As it turns out I had a blood clot from the surgery and it was in my bile duct. Hence the abdominal pain, jaundice and dark urine. So off I went to surgery on the Monday to get a stent put into my bile duct.
The guy that said the future is in plastics has it nailed, I'm a veritable highway of plastic stents in my abdomen now.
As I type this now I feel much better, but I'm not going to lie. The pain and the amount of time I have spent on my back over the past two weeks have been very difficult.
My positive mental state has been taxed, pushed, kicked, prodded and challenged. I know it's a natural part of this process, but I can tell you with 100% certainty that it is new to me and I hate the feeling of not being able to see positive outcomes.
I'm better now, and I am writing this as though the darkest hour is in the history books. But I am also not naive to the realization that an hour not unlike this will be upon me again.
Now before you all start sending note of concern or positivity I need to you to realize how much I appreciate your love and support. But when shit is going sideways it is hard not to feel like this is a solo journey.
Damn, I didn't do a very good job of putting any sunshine into this post did I? I guess that's one of the trappings of my writing process. I just start writing and see what drips outta my fingers onto the keyboard.
How's this.
When I got out of the hospital Tracey and Terry Rock were planning a clandestine outing for me to the Alberta Beer Awards event at the Palace. My son Jack was my escort and away I went. It was a great night with the room full of all the amazing new brewers in the province and this was their celebration. At one point, as Jack and I were sitting by many of the Village team my partner Rob leaned over and said "remember the meeting where we decided to help start the Alberta Small Brewers Association" - it was at that moment that I sat back and looked at the crowd with a very proud sense of accomplishment. Of course we didn't start the association alone, and in that personal conversation it was not inferred. But was inferred was that we have had a significant part in building this community and industry and that makes me very proud. At this point in fighting a disease you spend a lot of time wondering about your legacy, this gave me a serious positive boost.

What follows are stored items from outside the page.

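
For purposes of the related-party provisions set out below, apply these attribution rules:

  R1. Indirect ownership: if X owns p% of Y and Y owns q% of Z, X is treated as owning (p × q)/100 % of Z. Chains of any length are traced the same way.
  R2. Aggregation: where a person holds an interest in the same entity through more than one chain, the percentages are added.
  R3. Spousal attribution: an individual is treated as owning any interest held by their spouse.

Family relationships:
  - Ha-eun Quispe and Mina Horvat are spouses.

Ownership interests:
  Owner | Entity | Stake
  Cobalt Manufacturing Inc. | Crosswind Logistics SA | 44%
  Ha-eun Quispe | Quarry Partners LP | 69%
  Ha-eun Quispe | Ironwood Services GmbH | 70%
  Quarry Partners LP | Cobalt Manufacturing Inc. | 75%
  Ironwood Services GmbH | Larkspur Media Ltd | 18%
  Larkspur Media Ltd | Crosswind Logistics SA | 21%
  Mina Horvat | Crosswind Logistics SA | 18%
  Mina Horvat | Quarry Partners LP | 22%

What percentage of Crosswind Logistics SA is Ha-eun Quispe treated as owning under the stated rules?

By spousal attribution (R3), Ha-eun Quispe is treated as also owning Mina Horvat's interest in Quarry Partners LP, giving 69% + 22% = 91%.
By spousal attribution (R3), Ha-eun Quispe is treated as owning Mina Horvat's 18% interest in Crosswind Logistics SA.
Chain via Quarry Partners LP → Cobalt Manufacturing Inc. (R1): 91% × 75% × 44% = 30.03% of Crosswind Logistics SA.
Chain via Ironwood Services GmbH → Larkspur Media Ltd (R1): 70% × 18% × 21% = 2.646% of Crosswind Logistics SA.
Direct interest in Crosswind Logistics SA: 18%.
Aggregating (R2): 30.03% + 2.646% + 18% = 50.676%.

50.676%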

And then they announce the first ever Community Builder of the Year award and yup, as you guessed, I was the proud recipient.
I gave a speech, and it sucked, but only cause I was surprised and overwhelmed. All I could do was say how much I loved everyone...which I guess in the end was enough.
PS I also need to share that my good friend Lois Lockwood passed away last night after her own four year cancer adventure. So sorry to see her succumb, she was a gooder for sure. I need to figure out a way to honour her Beer Baron glass that sits on our shelf as she deserves a place of honour. You will be missed Lois.